Thursday, May 27, 2010

Little. Pretty. End. [a poem]


Little Pretty End



I never used to believe in superstitious bullshit
like monsters, isolated with anger.
like fairies, all simplicity and grace.
like ghosts, those shadows of our fears.

I never used to be          
lots
of
things.

           
I was gasping with potential once,
back when my hair
was summer blonde
and eyes distinctly blue.


Now my eyes are cheap mood rings turning your fingers green,
and my hair is murky dish water.
At this age, no one has time for those
not explicitly sublime,
and in the end
you’re only swimming against yourself
alone.
I am

            det

    ach

  ed.
In the way
       clouds are
far and transparent.
                        As they are on the nights
                                    when stars look like bowling pins
                        aligned and teetering,
                                    as risky and fragile as a first kiss.
Before you recognized life as a script
not written by you.

I look from the mountain top
down into the valley, and from
this height I can tell you,
with perfect clarity, all the
workings
and meanings
and mechanisms rooted there.

But I cannot tell you
what the apples taste like,
or the temperature of the water
on the first day of summer.
                                                All I know is: those people below
                                                seem to think safe means they’re
                                                never going to die.

But pieces of us die all the time. My first ghost was playful,
like a shock of half-melted ice cubes
teasing down the space between my spine
and the edge of my mind.
I was too young to recognize her - that
small
separation
of myself.

She cried
               far too often
               for a perfect young lady like me
               to put up with, or comfort.


And so I hushed her
tears; smothered her
with strength; no more teddy bears,
band-aids, or night lights in the hall. 


Little Ghost
                                    had no mother to protect her. I took her heart
                                    and put it in a jar covered in Nutrition Facts stickers;
a thousand irreversible calories, teaching her
 the threat of XRay eyes used for seeing what was actually inside.
People wear them on their souls, sometimes.


We both understood love
                                    was harder
to find when you don’t believe in men
in the sky,
   mall,
         magazines,
                      or otherwise
So when the second ghost
                        festered in  my intestines
                        demanding me to be some
body, I thought she’d gotten lost or maybe just bored.


Lucky,
                        I had taught Little Ghost well,
                        she helped put Pretty Ghost in her place.
                        Pressed her down,
a grape into wine,
so we would never
have to taste
the dripping of disappointment.
Sensuality gone to rot;
overlooked at the market on a boiling-blue Sunday.

Little Ghost turned tough and vulgar
as she drank up all that pretty, pretty wine
when no one could judge her – in the dark –
where nothing mattered (but it did matter)
and she began to dream
of slugging down fat blue pills
like trout swimming upstream;
            she imagined they would pour down her throat
with the mechanism of nature and
she would be free to float on her back
through a long black river
of timeless
quiet and peace.


Wallpaper yellowed and began to peel away,
stickers fell off old school notebooks.
The ghosts were coming unglued from tissues and bones.
No amount of strength or smarts
seemed able
to save us, save me
from destroying what I had failed to become.
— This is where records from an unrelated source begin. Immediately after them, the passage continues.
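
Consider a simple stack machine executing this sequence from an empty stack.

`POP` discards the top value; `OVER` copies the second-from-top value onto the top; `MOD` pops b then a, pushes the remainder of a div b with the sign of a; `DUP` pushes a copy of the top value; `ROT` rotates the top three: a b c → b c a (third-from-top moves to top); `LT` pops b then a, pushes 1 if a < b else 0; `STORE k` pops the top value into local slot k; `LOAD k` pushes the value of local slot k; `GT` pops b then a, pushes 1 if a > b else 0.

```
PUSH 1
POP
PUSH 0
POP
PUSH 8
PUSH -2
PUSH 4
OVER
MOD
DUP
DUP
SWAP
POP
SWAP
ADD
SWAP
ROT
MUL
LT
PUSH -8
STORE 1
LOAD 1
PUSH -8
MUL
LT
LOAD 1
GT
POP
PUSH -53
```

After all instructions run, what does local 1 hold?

-8

PUSH 1   → [1]
POP      → []
PUSH 0   → [0]
POP      → []
PUSH 8   → [8]
PUSH -2  → [8, -2]
PUSH 4   → [8, -2, 4]
OVER     → [8, -2, 4, -2]
MOD      → [8, -2, 0]
DUP      → [8, -2, 0, 0]
DUP      → [8, -2, 0, 0, 0]
SWAP     → [8, -2, 0, 0, 0]
POP      → [8, -2, 0, 0]
SWAP     → [8, -2, 0, 0]
ADD      → [8, -2, 0]
SWAP     → [8, 0, -2]
ROT      → [0, -2, 8]
MUL      → [0, -16]
LT       → [0]
PUSH -8  → [0, -8]
STORE 1  → [0]
LOAD 1   → [0, -8]
PUSH -8  → [0, -8, -8]
MUL      → [0, 64]
LT       → [1]
LOAD 1   → [1, -8]
GT       → [1]
POP      → []
PUSH -53 → [-53]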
Third ghost, End Ghost, sensible and wise,
found me on my back, staring at the ceiling,
face half in shadow of a liquid crystal display,
when I should have been
sleeping
or studying
or being held and holding.
End Ghost
ordered a meeting
around the table of my eye;   
Little Ghost
                        sat unchanging, with her shoulders
                        overgrown from her tiny body;
                        her bones pulling, too early, and stretching the canvas of skin.
While Pretty Ghost was a tall, lean bottle;
                                                                                    all the bubbling red wine emptied
                                                                                    long before it could mature.

Three ghosts and me
                        all wanting to be happy,
                        as though it were a piece of colored glass kept in the pocket of a child’s sundress.
                                    I am unsuited to care for such delicate things.

End Ghost was the shape
of my mind
                                    my body.
                                    my heart.
                                                            The future past
                                                            where you are not alive, but
                                                            merely a memory on repeat.
                        A life lived,
and gone, and
lived again.
                                                                                    I was told to be someone,
                                                                                    but all I came to be was a collection
                                                                                    of ghosts; of what others thought was real.
So I escaped into the mountains

 where no more ghosts could find me and
                                     Little, Pretty, End and I
 lie free and naked under shades of grassy solitude

                                                            watching the dividing stream
                                                            slipping between us and the valley;
                                                            between me and the woman I was supposed to have been.